Breen’s win was a total surprise to everyone but himself and his scientific coach Counsilman, who had figured out that his awkward thrashing, no-kick style was hydrodynamically more efficient than the much smoother stroke of other, more conventional, swimmers. Breen’s world-record swim made him seem unbeatable even if matched against the young vegetarian from Australia, Murray Rose, and the even younger Japanese swimmer Tsuyoshi Yamanaka. The head-on race between these three leaders of distance swimming was set for Melbourne, Australia, in the 1956 Olympic Games. Breen never understood resting or tapering for a race, and he went all out at the Olympics, ultimately earning three medals. He lowered his own Yale world record to an incredible 17 minutes 52.9 seconds, the first metric mile (1,500 meters) ever swum under 18 minutes. This, however, was in the preliminaries; in the finals, he finished third. Murray Rose’s winning gold-medal time did not equal Breen’s world-record preliminary time.

Continuing the Story

Breen continued to set world records and was captain of the 1960 US Olympic team. At the Rome Olympics, he helped the American team win a gold medal in the 4x200-meter freestyle relay in addition to winning bronze once more in the 1,500-meter freestyle. After finishing his graduate work at Indiana, he went on to win the Eastern College Championships as the head coach of the University of Pennsylvania, where he served until 1982. He became one of the world’s top swim coaches, US Olympic and Pan-American team manager, and chair of the US Olympic Swimming Committee (1972–96). Continuing to work even part time over the years, often with clubs, by the second decade of the twenty-first century he was coaching for the Jersey Wahoos Swim Club. By serving swimming as an athlete, a coach, and an official, he paid back the sport that took him off the football bench and propelled him to the top of the swimming world.

Following a battle with pancreatic cancer, Breen died in New Jersey on November 9, 2019, at the age of eighty-four.

Summary

George Breen won twenty-two national titles and was a member of two Olympic teams, even though he did not get his start in swimming until age seventeen. He made up for lost time and served as proof that there is no age limit to begin a sport. In 1975, he was inducted into the International Swimming Hall of Fame, and in 1997 he received the USA Swimming Award.

Bibliography

"George Breen." Greater Buffalo Sports Hall of Fame, www.buffalosportshallfame.com/member/george-breen/. Accessed 29 July 2020.

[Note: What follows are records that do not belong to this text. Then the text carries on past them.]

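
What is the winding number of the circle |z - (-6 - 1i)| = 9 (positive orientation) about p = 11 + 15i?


Step 1: Center c = (-6, -1), radius = 9
Step 2: |p - c|^2 = 17^2 + 16^2 = 545
Step 3: r^2 = 81
Step 4: |p-c| > r so winding number = 0

0


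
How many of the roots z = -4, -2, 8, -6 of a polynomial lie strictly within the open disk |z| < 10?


Step 1: Check each root:
  z = -4: |-4| = 4 < 10
  z = -2: |-2| = 2 < 10
  z = 8: |8| = 8 < 10
  z = -6: |-6| = 6 < 10
Step 2: Count = 4

4


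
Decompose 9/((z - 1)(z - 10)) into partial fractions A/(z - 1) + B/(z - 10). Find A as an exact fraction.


Step 1: Multiply both sides by (z - 1) and set z = 1
Step 2: A = 9 / (1 - 10)
Step 3: A = 9 / (-9)
Step 4: A = -1

-1


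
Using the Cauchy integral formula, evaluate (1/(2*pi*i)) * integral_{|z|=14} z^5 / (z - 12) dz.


Step 1: f(z) = z^5, a = 12 is inside |z| = 14
Step 2: By Cauchy integral formula: (1/(2pi*i)) * integral = f(a)
Step 3: f(12) = 12^5 = 248832

248832


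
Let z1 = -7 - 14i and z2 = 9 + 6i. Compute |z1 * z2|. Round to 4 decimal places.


Step 1: |z1| = sqrt((-7)^2 + (-14)^2) = sqrt(245)
Step 2: |z2| = sqrt(9^2 + 6^2) = sqrt(117)
Step 3: |z1*z2| = |z1|*|z2| = sqrt(245) * sqrt(117) = sqrt(245 * 117) = sqrt(28665)
Step 4: = 169.3074

169.3074


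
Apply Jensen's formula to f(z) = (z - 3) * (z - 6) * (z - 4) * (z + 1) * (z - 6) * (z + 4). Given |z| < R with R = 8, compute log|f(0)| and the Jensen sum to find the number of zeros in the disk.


Jensen's formula: (1/2pi)*integral log|f(Re^it)|dt = log|f(0)| + sum_{|a_k|<R} log(R/|a_k|)
Step 1: f(0) = (-3) * (-6) * (-4) * 1 * (-6) * 4 = 1728
Step 2: log|f(0)| = log|3| + log|6| + log|4| + log|-1| + log|6| + log|-4| = 7.4547
Step 3: Zeros inside |z| < 8: 3, 6, 4, -1, 6, -4
Step 4: Jensen sum = log(8/3) + log(8/6) + log(8/4) + log(8/1) + log(8/6) + log(8/4) = 5.0219
Step 5: n(R) = number of terms in the Jensen sum = count of zeros inside |z| < 8 = 6

6


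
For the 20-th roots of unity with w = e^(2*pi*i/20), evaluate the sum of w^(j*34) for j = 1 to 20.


Step 1: The sum sum_{j=1}^{n} w^(k*j) equals n if n | k, else 0.
Step 2: Here n = 20, k = 34
Step 3: Does n divide k? 20 | 34 -> False
Step 4: Sum = 0

0


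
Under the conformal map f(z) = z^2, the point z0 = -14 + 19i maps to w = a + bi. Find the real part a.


Step 1: z0 = -14 + 19i
Step 2: z0^2 = (-14)^2 - 19^2 - 532i
Step 3: real part = 196 - 361 = -165

-165


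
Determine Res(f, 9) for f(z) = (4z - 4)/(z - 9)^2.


Step 1: Pole of order 2 at z = 9
Step 2: Res = lim d/dz [(z - 9)^2 * f(z)] as z -> 9
Step 3: (z - 9)^2 * f(z) = 4z - 4
Step 4: d/dz[4z - 4] = 4

4


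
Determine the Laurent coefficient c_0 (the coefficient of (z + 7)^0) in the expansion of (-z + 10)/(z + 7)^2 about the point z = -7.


Step 1: Write the numerator in powers of (z + 7): -z + 10 = -(z + 7) + (-1*(-7) + 10) = -(z + 7) + 17
Step 2: Divide by (z + 7)^2: f(z) = 17(z + 7)^(-2) - (z + 7)^(-1)
Step 3: This finite sum is the Laurent series of f about z = -7.
Step 4: Only the powers -2 and -1 appear, so the coefficient of (z + 7)^0 = 0

0


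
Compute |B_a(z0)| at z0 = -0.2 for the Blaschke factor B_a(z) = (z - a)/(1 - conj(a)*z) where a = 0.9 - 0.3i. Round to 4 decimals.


Step 1: Numerator z0 - a = -0.2 - (0.9 - 0.3i) = -1.1 + 0.3i
Step 2: Denominator 1 - conj(a)*z0 = 1 - (0.9 + 0.3i)*(-0.2) = 1.18 + 0.06i
Step 3: |z0 - a|^2 = (-1.1)^2 + 0.3^2 = 1.3; |1 - conj(a)*z0|^2 = 1.18^2 + 0.06^2 = 1.396
Step 4: |B_a(-0.2)| = sqrt(1.3 / 1.396) = sqrt(0.931232)
Step 5: = 0.965

0.965


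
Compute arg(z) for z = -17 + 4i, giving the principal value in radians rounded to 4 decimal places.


Step 1: z = -17 + 4i
Step 2: arg(z) = atan2(4, -17)
Step 3: arg(z) = 2.9105

2.9105


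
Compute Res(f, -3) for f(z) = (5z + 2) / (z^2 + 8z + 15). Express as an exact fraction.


Step 1: Q(z) = z^2 + 8z + 15 = (z + 3)(z + 5)
Step 2: Q'(z) = 2z + 8
Step 3: Q'(-3) = 2, P(-3) = -13
Step 4: Res = P(-3)/Q'(-3) = -13/2 = -13/2

-13/2


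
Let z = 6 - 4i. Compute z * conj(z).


Step 1: conj(z) = 6 + 4i
Step 2: z * conj(z) = 6^2 + (-4)^2
Step 3: = 36 + 16 = 52

52


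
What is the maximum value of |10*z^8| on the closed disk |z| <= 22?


Step 1: On |z| = 22, |f(z)| = 10 * |z|^8 = 10 * 22^8
Step 2: By maximum modulus principle, maximum is on boundary.
Step 3: Maximum = 10 * 54875873536 = 548758735360

548758735360


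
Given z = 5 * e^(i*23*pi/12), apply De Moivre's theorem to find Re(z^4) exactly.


Step 1: By De Moivre's theorem, z^4 = 5^4 * e^(i*4*23*pi/12) = 625 * (cos(23*pi/3) + i*sin(23*pi/3))
Step 2: |z|^4 = 5^4 = 625
Step 3: Reduce the angle mod 2*pi: 23*pi/3 - 6*pi = 5*pi/3
Step 4: cos(5*pi/3) = 1/2
Step 5: Re(z^4) = 625 * 1/2 = 625/2

625/2


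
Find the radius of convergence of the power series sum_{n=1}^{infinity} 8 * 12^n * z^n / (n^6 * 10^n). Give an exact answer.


Step 1: General term a_n = 8 * 12^n / (n^6 * 10^n)
Step 2: By the root test, |a_n|^(1/n) = 8^(1/n) * 12 / (n^(6/n) * 10) -> 12/10 as n -> infinity (since 8^(1/n) -> 1 and n^(6/n) -> 1)
Step 3: R = 1/lim|a_n|^(1/n) = 10/12 = 5/6

5/6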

"George Breen, Swimming." Almanac, University of Pennsylvania, 19 Nov. 2019, almanac.upenn.edu/articles/george-breen-swimming. Accessed 29 July 2020.

Levinson, David, and Karen Christensen, eds. Encyclopedia of World Sport: From Ancient Times to Present. Santa Barbara, Calif.: ABC-Clio, 1996.

The Olympics: Athens to Athens 1896-2004. London: Weidenfeld & Nicolson, 2004.

Wallechinsky, David, and Jaime Loucky. The Complete Book of the Olympics: 2008 Edition. London: Aurum Press, 2008.